La deuxième partie du roman porte un titre tragiquement laconique – « Quand tout fut accompli des années plus tard »-, et se situe vers 1965. Appelfeld lui-même devient le narrateur de ce récit dont Bruno – le petit garçon devenu un homme d’une trentaine d’année- est le personnage central. Cet homme habite désormais en Israël et revient, pour la première fois depuis la guerre, dans sa petite ville autrichienne où finalement rien n’a vraiment changé, sauf que la majorité des habitants juifs ont disparu (« tout est resté tel quel, sans eux »), et que les très rares anciens, qui y vivent encore, renient leur judéité.

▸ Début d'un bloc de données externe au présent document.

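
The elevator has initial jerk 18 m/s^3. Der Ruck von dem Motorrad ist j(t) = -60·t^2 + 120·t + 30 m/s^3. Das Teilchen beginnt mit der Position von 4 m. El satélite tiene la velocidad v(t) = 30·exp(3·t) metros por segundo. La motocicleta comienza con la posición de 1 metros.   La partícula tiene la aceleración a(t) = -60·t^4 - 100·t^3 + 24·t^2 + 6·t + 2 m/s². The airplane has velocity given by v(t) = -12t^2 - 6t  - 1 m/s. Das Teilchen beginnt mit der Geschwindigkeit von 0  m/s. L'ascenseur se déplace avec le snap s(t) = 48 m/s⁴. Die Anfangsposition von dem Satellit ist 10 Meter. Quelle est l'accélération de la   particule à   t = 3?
Nous avons l'accélération a(t) = -60·t^4 - 100·t^3 + 24·t^2 + 6·t + 2. En substituant t = 3: a(3) = -7324.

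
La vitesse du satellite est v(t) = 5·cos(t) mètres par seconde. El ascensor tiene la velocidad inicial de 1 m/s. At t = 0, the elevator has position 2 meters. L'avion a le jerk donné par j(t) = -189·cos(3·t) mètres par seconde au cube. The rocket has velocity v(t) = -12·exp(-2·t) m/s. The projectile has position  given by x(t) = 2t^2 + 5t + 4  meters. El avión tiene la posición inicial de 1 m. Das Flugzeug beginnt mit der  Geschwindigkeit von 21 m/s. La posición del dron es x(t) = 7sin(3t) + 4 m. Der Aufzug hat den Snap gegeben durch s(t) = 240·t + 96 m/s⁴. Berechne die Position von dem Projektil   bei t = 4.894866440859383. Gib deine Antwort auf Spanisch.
Tenemos la posición x(t) = 2·t^2 + 5·t + 4. Sustituyendo t = 4.894866440859383: x(4.894866440859383) = 76.3937671519997.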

Les mots sont pesés et leur pertinence donne à certaines phrases une portée qui va bien au-delà de cette petite commune autrichienne :

« Même les boutiques juives ont gardé leur aspect extérieur, par exemple le magasin de tissus des Laufer. Aucun d’eux n’a survécu, mais le magasin se dresse exactement dans le même angle qu’autrefois, soigneusement conservé, avec ses pots de géraniums également. Maintenant un autre homme est assis à l’intérieur en compagnie d’une autre femme. Etrange. Ils n’ont pas l’air d’assassins ».
Finalement, Bruno dénouera les incompréhensions de son enfance à travers des rencontres, tant inattendues qu’enrichissantes, qui amènent notamment le lecteur à s’interroger sur la notion d’identité juive.